X... ne formeront pas (i) de pourvoi en cassation contre l'arrêt à intervenir de la cour d'appel d'Aix-en-Provence (saisie du contredit formé par M.

X... à l'encontre du jugement d'incompétence rendu le 3 mai 2002 par le conseil de prud'hommes de Grasse) ou, (ii) en cas de renvoi de la cour d'appel d'Aix-en-Provence devant le conseil de prud'hommes de Grasse, d'appel à l'encontre du jugement qui serait rendu par ledit conseil, chacune des parties s'engageant à exécuter de bonne foi les termes de cet arrêt ou de ce jugement qu'elles ne chercheront pas à remettre en cause, de quelque manière et à quelque titre que ce soit (...) » ; que M.

X... a saisi le 27 juillet 2012 la formation de référé du conseil de prud'hommes aux fins de voir, à nouveau, requalifier sa relation contractuelle avec la société Spot image, en contrat de travail à durée indéterminée ; Attendu que M.

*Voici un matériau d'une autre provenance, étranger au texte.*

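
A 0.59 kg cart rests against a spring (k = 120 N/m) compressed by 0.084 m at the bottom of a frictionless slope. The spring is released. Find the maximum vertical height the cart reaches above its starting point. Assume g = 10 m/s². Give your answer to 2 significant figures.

All spring PE becomes gravitational PE at the highest point: ½kx² = mgh
h = kx²/(2mg) = (120)(0.084)²/(2 × 0.59 × 10) = 0.07176 m

h = 0.072 m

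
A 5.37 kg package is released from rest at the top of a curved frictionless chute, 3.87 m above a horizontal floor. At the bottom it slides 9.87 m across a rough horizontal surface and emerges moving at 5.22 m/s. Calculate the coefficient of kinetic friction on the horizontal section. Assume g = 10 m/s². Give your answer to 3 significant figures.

Applying the work–energy principle:
mgh = ½mv² + μ_k m g d
mgh = 207.82 J; ½mv² = 73.162 J
W_f = 207.82 − 73.162 = 134.7 J
μ_k = W_f/(mg·d) = 134.7/(53.70 × 9.87) = 0.2541

μ_k = 0.254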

X... fait grief à l'arrêt de confirmer l'ordonnance du conseil de prud'hommes en ce qu'il ne fait pas droit à ses demandes, comme se heurtant à l'autorité de la chose jugée attachée au protocole d'accord du 11 octobre 2002 et aux décisions du conseil de prud'hommes du 3 mai 2002 et de la cour d'appel du 20 mars 2003, de sorte qu'elles sont irrecevables et de le condamner au paiement de dommages-intérêts pour procédure abusive, alors, selon le moyen : 1°/ que c'est seulement lorsque le juge a, en se prononçant sur la compétence, tranché dans le dispositif du jugement la question de fond dont dépend cette compétence, que sa décision a autorité de la chose jugée sur la question de fond ; qu'ayant, par son arrêt du 20 mars 2003, confirmé le jugement du 3 mai 2002 en ce que le conseil de prud'hommes s'était déclaré incompétent au profit du tribunal de commerce de Grasse, la cour d'appel qui a dit que l'absence de contrat de travail avait été définitivement tranchée par cet arrêt et ne pouvait plus être examinée pour en déduire que les demandes de M.

X... se heurtaient à l'autorité de la chose jugée attachée à ces précédentes décisions et qu'elles étaient irrecevables, a violé les articles 77, 95 et 480 du code de procédure civile, et l'article 1351 du code civil ; 2°/ que le juge a l'obligation de ne pas dénaturer les documents de la cause ; que par le protocole transactionnel du 11 octobre 2002, M.

X... ayant exclusivement renoncé à toutes instances et actions ayant trait à la cessation de ses fonctions passées au sein de la société Istar sous réserve de l'instance engagée devant le conseil de prud'hommes laquelle donnait en premier lieu à statuer sur la contestation du contrat de travail apparent de M.

X... par la société Istar et en second lieu, si cette contestation était infondée, à statuer, selon l'annexe au protocole transactionnel, sur la résiliation judiciaire du contrat de travail liant M.

X... à cette société, de sorte qu'à la date de conclusion de l'accord transactionnel la société Istar contestait le contrat de travail apparent qui n'était pas rompu, la cour d'appel qui a jugé que l'autorité de la chose jugée attachée à ce protocole transactionnel rendait irrecevables les demandes de provisions sur rappels de salaire et de délivrance de bulletins de salaire ainsi que d'un certificat de travail à la suite de la prise d'acte par M.

X... de la rupture de son contrat de travail dont elle était saisie, a dénaturé ledit protocole, méconnaissant le principe susvisé et violant l'article 1134 du code civil ; 3°/ que les transactions se renferment par leur objet et la renonciation qui y est faite à tous droits, actions ou prétentions ne s'entend que de ce qui est relatif au différend qui y a donné lieu ; que par le protocole transactionnel du 11 octobre 2002, M.